近況
空き地にて
我が家の前に出現した空き地は、年が明けても、まだ売れず、空き地のままである。いつのまにか、さまざまな車が入ってきて勝手に駐車するようになった。これは空き地のネコ兄妹にとってはラッキーなことで、運転手の姿が消えるやいなや、ボンネットに飛び乗って暖をとることができまする。
車の中には怪しいのもあって、数百万円はする外車が数日間置きっぱなしになっていたときは、盗賊団が関与しているのではないかと街の噂になったものだが、猫たちはその点のんきなもので、エンジンが冷えてからはボディーの下に潜り込んで、風よけ雨よけにしていた。
ただ侵入してくるのは車だけではない。領地拡大を図る余所の猫たちもやって来ては、地上げしようとする。もっとも凶悪なのは、どこからともなくやってくる鈴猫で、在のネコたちを威嚇して餌を横取りする。初めは飼い主がいなくなった猫かと思われていたが、鈴が取れたと思ったら、次の日には新しい鈴を付けてもらって登場したので、これは現役の家猫だと分かり、急速に住民(ヒト)の増悪の的となった。もちろん本当は、鈴は新調するくせに碌に餌を与えない飼い主が非難されるべきなのだが、どこの誰か分からないので、猫が嫌われるのである。
人間は嫌って「しっ」とか言っていればよいが、侵入され、餌まで取られるネコ兄妹たちにとっては、鈴猫など(住民はこちらをノラと呼んでいます)の出現は由々しき事態なわけで、シロちゃん一号が率先して見張りに立っているが……。
(あ、報告し忘れていたかも知れません。
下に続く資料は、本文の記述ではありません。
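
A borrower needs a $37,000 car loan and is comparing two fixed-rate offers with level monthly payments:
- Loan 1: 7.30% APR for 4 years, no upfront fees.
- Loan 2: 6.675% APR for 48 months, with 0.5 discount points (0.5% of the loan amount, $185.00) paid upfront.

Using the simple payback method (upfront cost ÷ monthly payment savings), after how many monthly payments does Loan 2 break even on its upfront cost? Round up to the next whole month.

18 months

Loan 1: at 7.30% the monthly rate is 0.0060833, so the payment is 37,000 × 0.0060833 / (1 − 1.0060833^−48) = $891.17.
Loan 2: at 6.675% the monthly rate is 0.0055625, so the payment is 37,000 × 0.0055625 / (1 − 1.0055625^−48) = $880.44.
Monthly savings = $891.17 − $880.44 = $10.73.
Break-even = $185.00 / $10.73 = 17.24 → 18 months.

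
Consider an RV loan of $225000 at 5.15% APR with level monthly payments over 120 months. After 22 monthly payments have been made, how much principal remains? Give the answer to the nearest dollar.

$191,911

With monthly rate i = 5.15%/12 = 0.0042917, the balance after k of n payments is P · [(1+i)^n − (1+i)^k] / [(1+i)^n − 1].
(1+0.0042917)^120 = 1.67179525 and (1+0.0042917)^22 = 1.09879557, so the balance is 225,000 × (1.67179525 − 1.09879557) / (1.67179525 − 1) = $191,911.04.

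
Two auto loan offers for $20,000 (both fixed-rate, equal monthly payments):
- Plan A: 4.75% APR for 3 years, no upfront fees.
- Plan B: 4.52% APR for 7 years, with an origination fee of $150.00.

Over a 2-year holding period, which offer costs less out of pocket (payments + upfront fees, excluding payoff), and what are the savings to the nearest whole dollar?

Plan B by $7,506

Plan A: at 4.75% the monthly rate is 0.0039583, so the payment is 20,000 × 0.0039583 / (1 − 1.0039583^−36) = $597.18.
Plan B: at 4.52% the monthly rate is 0.0037667, so the payment is 20,000 × 0.0037667 / (1 − 1.0037667^−84) = $278.19.
Over 24 months: Plan A costs 24 × $597.18 = $14,332.32; Plan B costs 24 × $278.19 + $150.00 = $6,826.56.
Plan B is cheaper by $14,332.32 − $6,826.56 = $7,505.76.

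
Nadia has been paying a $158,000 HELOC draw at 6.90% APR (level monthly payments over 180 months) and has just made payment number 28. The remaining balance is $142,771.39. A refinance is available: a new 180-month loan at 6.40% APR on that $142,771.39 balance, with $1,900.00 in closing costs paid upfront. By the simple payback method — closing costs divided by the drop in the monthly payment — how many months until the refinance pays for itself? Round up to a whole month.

Current payment = 158,000 × 6.9%/12 / (1 − (1+0.0057500)^−180) = $1,411.33.
Refinanced payment = 142,771.39 × 0.0053333 / (1 − (1+0.0053333)^−180) = $1,235.86.
Monthly savings = $1,411.33 − $1,235.86 = $175.47.
Break-even = $1,900.00 / $175.47 = 10.83 → 11 months.

11 months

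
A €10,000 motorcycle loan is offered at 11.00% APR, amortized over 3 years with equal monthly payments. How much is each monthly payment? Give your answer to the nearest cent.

Monthly rate = 11%/12 = 0.0091667; payment = 10,000 × 0.0091667 / (1 − (1+0.0091667)^−36) = €327.39.

€327.39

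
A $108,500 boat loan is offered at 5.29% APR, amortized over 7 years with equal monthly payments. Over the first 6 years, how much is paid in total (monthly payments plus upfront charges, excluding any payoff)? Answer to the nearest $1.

$111,482

Monthly rate = 5.29%/12 = 0.0044083; payment = 108,500 × 0.0044083 / (1 − (1+0.0044083)^−84) = $1,548.36.
Total outlay = 72 × $1,548.36 = $111,481.92.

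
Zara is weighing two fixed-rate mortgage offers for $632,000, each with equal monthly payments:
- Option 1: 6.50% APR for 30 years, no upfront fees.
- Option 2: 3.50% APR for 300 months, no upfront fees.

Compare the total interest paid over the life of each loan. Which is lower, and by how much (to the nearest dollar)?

Option 1: at 6.50% the monthly rate is 0.0054167, so the payment is 632,000 × 0.0054167 / (1 − 1.0054167^−360) = $3,994.67.
Total interest on Option 1 = 360 × $3,994.67 − $632,000 = $806,081.20.
Option 2: monthly rate = 3.5%/12 = 0.0029167; payment = 632,000 × 0.0029167 / (1 − (1+0.0029167)^−300) = $3,163.94.
Total interest on Option 2 = 300 × $3,163.94 − $632,000 = $317,182.00.
Option 2 is lower by $488,899.20.

Option 2 by $488,899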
以前はクロちゃんが采配をふって、餌の食べ方や寝床の使い方まで4匹が平等になるようにしていたのですが、業務がストレスだったのでしょう。ある日、首の回りに円形ならぬ月形脱毛が生じました。それは数日で自然治癒とあいなったのですが、それを機に、クロはあっさりと管理職を、避妊処置ボランティアに耳の先を切られたシロちゃん二号に譲った(のか、押しつけた)のであります。しかし、その二号もまもなく後ろ足を負傷。住民は鈴ノラのせいだとますます増悪を募らせ、他方、指揮権はシロちゃん一号に移りました)
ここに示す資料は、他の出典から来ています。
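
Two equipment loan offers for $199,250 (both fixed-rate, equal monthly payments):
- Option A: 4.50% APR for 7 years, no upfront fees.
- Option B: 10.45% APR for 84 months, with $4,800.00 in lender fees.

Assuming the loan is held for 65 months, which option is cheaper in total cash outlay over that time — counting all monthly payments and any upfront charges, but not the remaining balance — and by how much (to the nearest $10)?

Option A by $42,800

Option A: monthly rate = 4.5%/12 = 0.0037500; payment = 199,250 × 0.0037500 / (1 − (1+0.0037500)^−84) = $2,769.61.
Option B: at 10.45% the monthly rate is 0.0087083, so the payment is 199,250 × 0.0087083 / (1 − 1.0087083^−84) = $3,354.30.
Over 65 months: Option A costs 65 × $2,769.61 = $180,024.65; Option B costs 65 × $3,354.30 + $4,800.00 = $222,829.50.
Option A is cheaper by $222,829.50 − $180,024.65 = $42,804.85.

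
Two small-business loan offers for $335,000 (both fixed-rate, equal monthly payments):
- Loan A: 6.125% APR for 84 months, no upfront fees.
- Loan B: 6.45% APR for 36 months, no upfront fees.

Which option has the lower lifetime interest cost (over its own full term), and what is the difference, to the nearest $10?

Loan A: at 6.125% the monthly rate is 0.0051042, so the payment is 335,000 × 0.0051042 / (1 − 1.0051042^−84) = $4,913.97.
Total interest on Loan A = 84 × $4,913.97 − $335,000 = $77,773.48.
Loan B: monthly rate = 6.45%/12 = 0.0053750; payment = 335,000 × 0.0053750 / (1 − (1+0.0053750)^−36) = $10,259.79.
Total interest on Loan B = 36 × $10,259.79 − $335,000 = $34,352.44.
Loan B is lower by $43,421.04.

Loan B by $43,420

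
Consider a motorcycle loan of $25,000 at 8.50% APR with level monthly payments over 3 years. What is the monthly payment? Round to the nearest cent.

$789.19

Monthly rate = 8.5%/12 = 0.0070833; payment = 25,000 × 0.0070833 / (1 − (1+0.0070833)^−36) = $789.19.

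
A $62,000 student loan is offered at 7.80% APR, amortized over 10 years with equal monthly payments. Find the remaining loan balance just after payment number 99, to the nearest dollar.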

というわけで、一号ちゃんが見張りをしているのだが、鈴の音が聞こえてくると走り回って兄妹たちに教え、あっと言う間に皆してどこかへ消えてしまう。彼らは4匹だけでなく、ときどき実家のあった空き地に戻ってくる仮面ちゃんや牛ブチもいるのだから、全員で力を合わせれば鈴ノラの1匹くらい撃退できそうなものだが、ま、逃げるが勝ちというのが上知なのかも知れない。
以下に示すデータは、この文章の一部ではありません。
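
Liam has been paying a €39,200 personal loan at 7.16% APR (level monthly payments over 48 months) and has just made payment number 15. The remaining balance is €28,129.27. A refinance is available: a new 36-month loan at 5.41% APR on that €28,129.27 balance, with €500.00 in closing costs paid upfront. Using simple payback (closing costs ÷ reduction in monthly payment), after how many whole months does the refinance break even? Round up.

6 months

Current payment = 39,200 × 7.16%/12 / (1 − (1+0.0059667)^−48) = €941.61.
Refinanced payment = 28,129.27 × 0.0045083 / (1 − (1+0.0045083)^−36) = €848.25.
Monthly savings = €941.61 − €848.25 = €93.36.
Break-even = €500.00 / €93.36 = 5.36 → 6 months.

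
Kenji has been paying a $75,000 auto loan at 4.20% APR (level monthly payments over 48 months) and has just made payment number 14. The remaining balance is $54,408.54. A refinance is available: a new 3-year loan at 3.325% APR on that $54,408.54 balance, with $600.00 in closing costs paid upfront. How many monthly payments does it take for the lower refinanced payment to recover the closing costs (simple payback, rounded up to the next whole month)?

6 months

Current payment = 75,000 × 4.2%/12 / (1 − (1+0.0035000)^−48) = $1,700.15.
Refinanced payment = 54,408.54 × 0.0027708 / (1 − (1+0.0027708)^−36) = $1,590.07.
Monthly savings = $1,700.15 − $1,590.07 = $110.08.
Break-even = $600.00 / $110.08 = 5.45 → 6 months.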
もっとも、この空き地の前の小さな家には、セイシンカイをお供に散歩をするのが好きなミケがいて、彼女に出くわしたときばかりは鈴ノラも寒空に涼しい鈴の音を響かせて一目散に退散するので、ネコ兄妹たちはどこへも行かず、「お姉さんありがとう」とばかりに「お鼻ちゅんちゅん」をしに近づいてくる。